The current political scene seems to favor political discussions where a person is belittled or attacked on all fronts because of their politics. Obama seems to be trying to pull in the reins of a galloping political culture, veer it back to the days when bitter foes in Congress could get together and have lunch together and still enjoy each others’ company — and respect — even if they were in different political parties.
On the other hand, Obama is still in the honeymoon period (he hasn’t been sworn in yet), and both parties need to whip up their partisans to garner support in terms of contributions, activists and voting blocks.

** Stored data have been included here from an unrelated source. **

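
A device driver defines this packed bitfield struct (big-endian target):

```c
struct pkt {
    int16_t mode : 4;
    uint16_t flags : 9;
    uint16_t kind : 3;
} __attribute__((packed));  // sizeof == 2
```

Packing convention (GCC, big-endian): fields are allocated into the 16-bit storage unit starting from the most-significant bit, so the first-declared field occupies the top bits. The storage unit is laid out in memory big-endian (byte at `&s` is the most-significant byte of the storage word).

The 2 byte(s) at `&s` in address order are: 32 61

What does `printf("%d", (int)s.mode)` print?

[0]=0x32 [1]=0x61 (big-endian) → word 0x3261
mode [12+:4] = (word>>12) & 0xf = 3  ←
flags [3+:9] = (word>>3) & 0x1ff = 76
kind [0+:3] = (word>>0) & 0x7 = 1
mode signed 4b, MSB=0: value = 3

3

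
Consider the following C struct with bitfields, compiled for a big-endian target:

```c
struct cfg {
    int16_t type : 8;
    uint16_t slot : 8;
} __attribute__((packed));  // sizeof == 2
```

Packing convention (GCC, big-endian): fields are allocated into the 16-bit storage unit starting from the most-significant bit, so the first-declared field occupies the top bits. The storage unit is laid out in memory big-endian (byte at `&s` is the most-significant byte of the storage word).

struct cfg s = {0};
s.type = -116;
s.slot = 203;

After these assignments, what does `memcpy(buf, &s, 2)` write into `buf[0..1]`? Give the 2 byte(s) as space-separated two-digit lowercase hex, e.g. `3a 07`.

8c cb

type:8 = -116 → 0x8c << 8 → word 0x8c00
slot:8 = 203 → 0xcb << 0 → word 0x8ccb
word = 0x8ccb → big-endian bytes:
  [0]=0x8c  [1]=0xcb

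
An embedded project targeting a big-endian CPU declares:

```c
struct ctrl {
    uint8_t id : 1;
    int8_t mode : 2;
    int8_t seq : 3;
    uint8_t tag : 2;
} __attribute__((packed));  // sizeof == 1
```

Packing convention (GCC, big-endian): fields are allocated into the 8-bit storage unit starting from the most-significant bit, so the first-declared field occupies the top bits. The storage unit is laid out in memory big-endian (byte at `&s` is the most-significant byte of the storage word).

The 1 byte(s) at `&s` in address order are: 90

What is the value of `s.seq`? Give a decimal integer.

-4

[0]=0x90 (big-endian) → word 0x90
id [7+:1] = (word>>7) & 0x1 = 1
mode [5+:2] = (word>>5) & 0x3 = 0
seq [2+:3] = (word>>2) & 0x7 = 4  ←
tag [0+:2] = (word>>0) & 0x3 = 0
seq signed 3b, MSB=1: 4 - 8 = -4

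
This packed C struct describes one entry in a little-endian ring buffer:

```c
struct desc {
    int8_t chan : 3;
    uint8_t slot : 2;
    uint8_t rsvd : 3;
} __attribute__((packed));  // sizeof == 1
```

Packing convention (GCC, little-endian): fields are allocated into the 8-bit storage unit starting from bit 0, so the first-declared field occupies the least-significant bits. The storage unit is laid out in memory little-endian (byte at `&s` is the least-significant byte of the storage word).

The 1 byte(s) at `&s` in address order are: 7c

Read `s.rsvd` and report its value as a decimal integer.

[0]=0x7c (little-endian) → word 0x7c
chan [0+:3] = (word>>0) & 0x7 = 4
slot [3+:2] = (word>>3) & 0x3 = 3
rsvd [5+:3] = (word>>5) & 0x7 = 3  ←

3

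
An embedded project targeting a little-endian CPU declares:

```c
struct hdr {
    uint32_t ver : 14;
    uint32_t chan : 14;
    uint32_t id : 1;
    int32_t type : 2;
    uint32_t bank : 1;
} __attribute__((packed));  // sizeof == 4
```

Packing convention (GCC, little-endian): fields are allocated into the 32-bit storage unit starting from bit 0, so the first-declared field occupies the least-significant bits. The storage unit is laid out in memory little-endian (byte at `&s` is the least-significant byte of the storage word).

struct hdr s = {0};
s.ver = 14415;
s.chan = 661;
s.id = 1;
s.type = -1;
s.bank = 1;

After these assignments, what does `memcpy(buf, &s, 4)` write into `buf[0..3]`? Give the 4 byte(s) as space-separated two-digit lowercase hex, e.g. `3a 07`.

[0+:14] ver=14415 & 0x3fff = 0x384f; word=0x0000384f
[14+:14] chan=661 & 0x3fff = 0x295; word=0x00a5784f
[28+:1] id=1 & 0x1 = 0x1; word=0x10a5784f
[29+:2] type=-1 & 0x3 = 0x3; word=0x70a5784f
[31+:1] bank=1 & 0x1 = 0x1; word=0xf0a5784f
word = 0xf0a5784f → little-endian bytes:
  [0]=0x4f  [1]=0x78  [2]=0xa5  [3]=0xf0

4f 78 a5 f0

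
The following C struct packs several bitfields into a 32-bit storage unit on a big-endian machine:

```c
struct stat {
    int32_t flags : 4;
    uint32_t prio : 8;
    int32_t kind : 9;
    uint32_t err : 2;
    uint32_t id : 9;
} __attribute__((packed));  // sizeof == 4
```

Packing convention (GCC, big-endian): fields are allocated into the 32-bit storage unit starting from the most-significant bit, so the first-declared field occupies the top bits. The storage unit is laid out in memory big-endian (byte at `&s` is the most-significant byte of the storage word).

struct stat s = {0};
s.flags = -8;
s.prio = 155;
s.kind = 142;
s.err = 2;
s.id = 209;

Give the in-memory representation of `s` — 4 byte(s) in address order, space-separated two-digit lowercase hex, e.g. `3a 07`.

flags (4b) val=-8 bits=0x8 at bit 28: 0x80000000
prio (8b) val=155 bits=0x9b at bit 20: 0x89b00000
kind (9b) val=142 bits=0x8e at bit 11: 0x89b47000
err (2b) val=2 bits=0x2 at bit 9: 0x89b47400
id (9b) val=209 bits=0xd1 at bit 0: 0x89b474d1
word = 0x89b474d1 → big-endian bytes:
  [0]=0x89  [1]=0xb4  [2]=0x74  [3]=0xd1

89 b4 74 d1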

But Bush isn’t the only one to whom Obama is signaling personal respect. What will he be doing Monday night? According to The Washington Post, he’ll be hosting a dinner for the man he defeated for the Presidency, Republican Arizona Senator John McCain:
President-elect Barack Obama will host a dinner honoring Sen. John McCain, the Republican he tromped in the election, the night before his inauguration, the Presidential Inaugural Committee announced yesterday, saying the gesture demonstrates Obama’s “commitment to bridging the bipartisan divide.”
The dinner will be one of a series that night: Gen. Colin Powell and Vice President-elect Joe Biden also will be feted.
“In these times of great challenge and great change, leadership requires rising above the same old narrow partisanship,” Obama said on the PIC Web site. “Each of these distinguished Americans has spent his life in service to his country, at each and every moment placing the interests of America before issues of political party.”
So Obama will honor McCain, and it sounds sincere (unless it turns out that McCain’s food was prepared by Joe the Plumber).
Cartoon by Patrick Chappatte, NZZ am Sonntag
Same thing could have been said about Franco, Salazar or Pinochet. It did not stop them from killing thousands of civilians.
Don, why not Hitler, or Stalin, or Mao? I mean, if you're going to damn by implication, why aim low?
I respect the fact that you were trying to make a point, even if the way in which you did so played exactly into Joe's argument.
By the way, I think personally you are a good man who loves his family and loves his country.
TeaFizz,
Joe's argument is about harsh rhetoric tied to political differences. Bush did not merely subscribe to detestable politics, but more importantly, he perpetrated crimes like torture and illegal surveillance. He is also directly responsible for causalities numbering in the hundreds of thousands.
I completely missed that. Sorry.
And Chris, I won't argue about it's ethics, but I'm pretty sure the outgoing administration has it's legal bases covered.
Not sure why Iraq is in the “failure” category. By any measure, it is a success. Historians will give to Bush what partisan cartoonists will not.
Actually, I take that back.
What I meant to say is that I doubt anyone will get prosecuted over it (whether they have their legal bases covered or not).
“By any measure, it is a success.”
No, it's not. Not by any measure, that is. The war was easily won if you just look at overthrowing Saddam. But he had nothing to do with 9/11 and there are many tyrants that the United States has not overthrown. And frankly, there is absolutely no excuse for the horrendous failure to plan for a post-war Iraq. According to globalsecurity.com there have been 4,155 American troops killed and 30,182 wounded. A relatively conservative estimate from Iraq Body Count puts the deaths of Iraqi civilians at somewhere between 90,000 and 98,000. And all of this is in pursuit of a goal that has yet to be realized and could see what progress there has been fall apart at any time. The price has been too high given that most of it was avoidable.